I am about to get an offer from a UK based company. They have a office in New York. It is a full time role. They haven't heard about the E3 Visa before but I have explained it. They are preparing to file an LCA soon. 
Just wondering since it is a full time role but the E3 visa is for 2 years, how they are going to put this in the offer letter and the LCA? As far as I understand the job role, job details, start & end date needs to be the same. 
can someone help me on this so that the employer can lodge the LCA properly? 
Is there is guidelines or blog which might help my employer to lodge the LCA properly?

Also following are my details:

1. Australian Citizen since 2016.
2. Have been in Australian Since 2012. 
3. Have a property in Melbourne.
4. Have my immediate relatives in Melbourne. 
5. 4 year Bachelors in Computer Science (waiting for the equivalency documentation from WES). 
6. I can show sizeable amount of savings in my bank account. 

Another thing is me and my wife got separated recently, Do I need to take any documentation for that? 

Thanks


----------



## Bevdeforges (Nov 16, 2007)

Generally speaking, it is up to the employer to initiate the visa process for any foreigner they want to hire. How and whether the precise visa is mentioned in the offer letter is a matter of company policy, and most companies have legal staffs to advise them on the best way to handle each foreign hire.
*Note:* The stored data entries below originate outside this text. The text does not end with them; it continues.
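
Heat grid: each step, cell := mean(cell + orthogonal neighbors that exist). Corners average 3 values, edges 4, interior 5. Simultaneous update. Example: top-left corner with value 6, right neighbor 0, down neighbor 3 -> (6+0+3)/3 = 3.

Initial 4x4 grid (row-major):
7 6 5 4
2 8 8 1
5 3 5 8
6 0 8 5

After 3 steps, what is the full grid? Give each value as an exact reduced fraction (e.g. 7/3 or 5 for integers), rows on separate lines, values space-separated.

After step 1:
  5 13/2 23/4 10/3
  11/2 27/5 27/5 21/4
  4 21/5 32/5 19/4
  11/3 17/4 9/2 7
After step 2:
  17/3 453/80 1259/240 43/9
  199/40 27/5 141/25 281/60
  521/120 97/20 101/20 117/20
  143/36 997/240 443/80 65/12
After step 3:
  3913/720 879/160 38387/7200 10589/2160
  1223/240 10611/2000 31223/6000 2357/450
  653/144 5711/1200 10771/2000 21/4
  8977/2160 1333/288 2419/480 4033/720

Answer: 3913/720 879/160 38387/7200 10589/2160
1223/240 10611/2000 31223/6000 2357/450
653/144 5711/1200 10771/2000 21/4
8977/2160 1333/288 2419/480 4033/720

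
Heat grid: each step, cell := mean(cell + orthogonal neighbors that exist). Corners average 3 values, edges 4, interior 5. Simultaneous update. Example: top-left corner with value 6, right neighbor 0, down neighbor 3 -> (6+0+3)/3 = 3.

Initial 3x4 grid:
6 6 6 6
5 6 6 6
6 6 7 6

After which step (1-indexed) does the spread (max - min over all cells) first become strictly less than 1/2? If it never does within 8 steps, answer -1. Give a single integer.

Step 1: max=19/3, min=17/3, spread=2/3
Step 2: max=751/120, min=1373/240, spread=43/80
Step 3: max=6691/1080, min=12523/2160, spread=859/2160
  -> spread < 1/2 first at step 3
Step 4: max=39773/6480, min=151909/25920, spread=7183/25920
Step 5: max=1189931/194400, min=9141071/1555200, spread=378377/1555200
Step 6: max=4441771/729000, min=551172133/93312000, spread=3474911/18662400
Step 7: max=2126751817/349920000, min=33156018767/5598720000, spread=174402061/1119744000
Step 8: max=63636836509/10497600000, min=1994702176813/335923200000, spread=1667063659/13436928000

Answer: 3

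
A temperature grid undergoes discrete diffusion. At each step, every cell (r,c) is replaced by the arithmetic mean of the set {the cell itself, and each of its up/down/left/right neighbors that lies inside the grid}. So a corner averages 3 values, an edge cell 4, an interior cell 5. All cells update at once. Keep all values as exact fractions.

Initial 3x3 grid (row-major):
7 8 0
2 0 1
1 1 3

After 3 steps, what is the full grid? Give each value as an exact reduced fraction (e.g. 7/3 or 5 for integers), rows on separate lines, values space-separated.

After step 1:
  17/3 15/4 3
  5/2 12/5 1
  4/3 5/4 5/3
After step 2:
  143/36 889/240 31/12
  119/40 109/50 121/60
  61/36 133/80 47/36
After step 3:
  7669/2160 44783/14400 1993/720
  6493/2400 7523/3000 7277/3600
  4559/2160 2737/1600 3589/2160

Answer: 7669/2160 44783/14400 1993/720
6493/2400 7523/3000 7277/3600
4559/2160 2737/1600 3589/2160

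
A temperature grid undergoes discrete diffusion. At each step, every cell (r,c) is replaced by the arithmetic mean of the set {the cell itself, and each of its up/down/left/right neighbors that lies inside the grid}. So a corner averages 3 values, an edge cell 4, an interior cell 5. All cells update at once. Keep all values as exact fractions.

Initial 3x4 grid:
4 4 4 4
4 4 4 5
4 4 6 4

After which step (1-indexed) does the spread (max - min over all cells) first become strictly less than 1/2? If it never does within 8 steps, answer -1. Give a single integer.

Step 1: max=5, min=4, spread=1
Step 2: max=93/20, min=4, spread=13/20
Step 3: max=3307/720, min=4, spread=427/720
Step 4: max=64463/14400, min=407/100, spread=1171/2880
  -> spread < 1/2 first at step 4
Step 5: max=11522111/2592000, min=73649/18000, spread=183331/518400
Step 6: max=683918189/155520000, min=4461431/1080000, spread=331777/1244160
Step 7: max=4534133039/1036800000, min=5605423/1350000, spread=9166727/41472000
Step 8: max=2434745178709/559872000000, min=16231430761/3888000000, spread=779353193/4478976000

Answer: 4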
It's unlikely that your employer to be would get adequate advising from an online site. They really ought to be paying for the appropriate legal counsel if they don't have in-house attorneys to deal with immigration issues.
Cheers,
Bev


----------



## Bellthorpe (Jun 23, 2013)

Bevdeforges said:


> Generally speaking, it is up to the employer to initiate the visa process for any foreigner they want to hire.
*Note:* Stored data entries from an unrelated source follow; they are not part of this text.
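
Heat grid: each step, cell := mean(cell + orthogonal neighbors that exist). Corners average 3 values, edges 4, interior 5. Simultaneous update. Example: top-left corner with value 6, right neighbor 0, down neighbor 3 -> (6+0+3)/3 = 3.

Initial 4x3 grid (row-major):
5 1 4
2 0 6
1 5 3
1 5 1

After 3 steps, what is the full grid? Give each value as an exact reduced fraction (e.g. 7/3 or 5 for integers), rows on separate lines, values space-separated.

Answer: 5563/2160 19991/7200 3389/1080
17701/7200 17153/6000 5569/1800
18401/7200 16703/6000 3821/1200
5513/2160 10333/3600 277/90

Derivation:
After step 1:
  8/3 5/2 11/3
  2 14/5 13/4
  9/4 14/5 15/4
  7/3 3 3
After step 2:
  43/18 349/120 113/36
  583/240 267/100 101/30
  563/240 73/25 16/5
  91/36 167/60 13/4
After step 3:
  5563/2160 19991/7200 3389/1080
  17701/7200 17153/6000 5569/1800
  18401/7200 16703/6000 3821/1200
  5513/2160 10333/3600 277/90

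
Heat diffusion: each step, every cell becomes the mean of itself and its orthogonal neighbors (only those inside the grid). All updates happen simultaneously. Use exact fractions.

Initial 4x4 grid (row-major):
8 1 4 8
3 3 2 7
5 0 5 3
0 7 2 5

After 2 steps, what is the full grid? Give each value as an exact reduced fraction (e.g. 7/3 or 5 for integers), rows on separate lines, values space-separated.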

True. But for a simple visa such as an E-3, the _employer_ has only to send the _employee_ the LCA, and the offer letter.
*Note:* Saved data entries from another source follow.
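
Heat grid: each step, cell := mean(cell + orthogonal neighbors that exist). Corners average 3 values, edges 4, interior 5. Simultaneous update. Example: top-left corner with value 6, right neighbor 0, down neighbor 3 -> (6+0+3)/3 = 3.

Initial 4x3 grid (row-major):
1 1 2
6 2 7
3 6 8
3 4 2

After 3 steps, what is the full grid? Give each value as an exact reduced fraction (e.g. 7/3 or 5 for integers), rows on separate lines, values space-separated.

After step 1:
  8/3 3/2 10/3
  3 22/5 19/4
  9/2 23/5 23/4
  10/3 15/4 14/3
After step 2:
  43/18 119/40 115/36
  437/120 73/20 547/120
  463/120 23/5 593/120
  139/36 327/80 85/18
After step 3:
  1621/540 293/96 1931/540
  2437/720 777/200 1471/360
  2873/720 1691/400 847/180
  8501/2160 829/192 9901/2160

Answer: 1621/540 293/96 1931/540
2437/720 777/200 1471/360
2873/720 1691/400 847/180
8501/2160 829/192 9901/2160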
The _employee_ fills out an online form, makes an appointment, and rocks up with both of those two documents, evidence of education (and possibly ties to Australia) and that's about that. 

When my wife and I applied for E-3 visas the interview took about a minute. Nature of job? How long have you been married? And to me "do you ride a motorcycle"? I answered that I used to, and he asked a supplementary question. "Were you in a gang"? I lied and said no, and that was that. "Visas approved, you'll have them in three days".


----------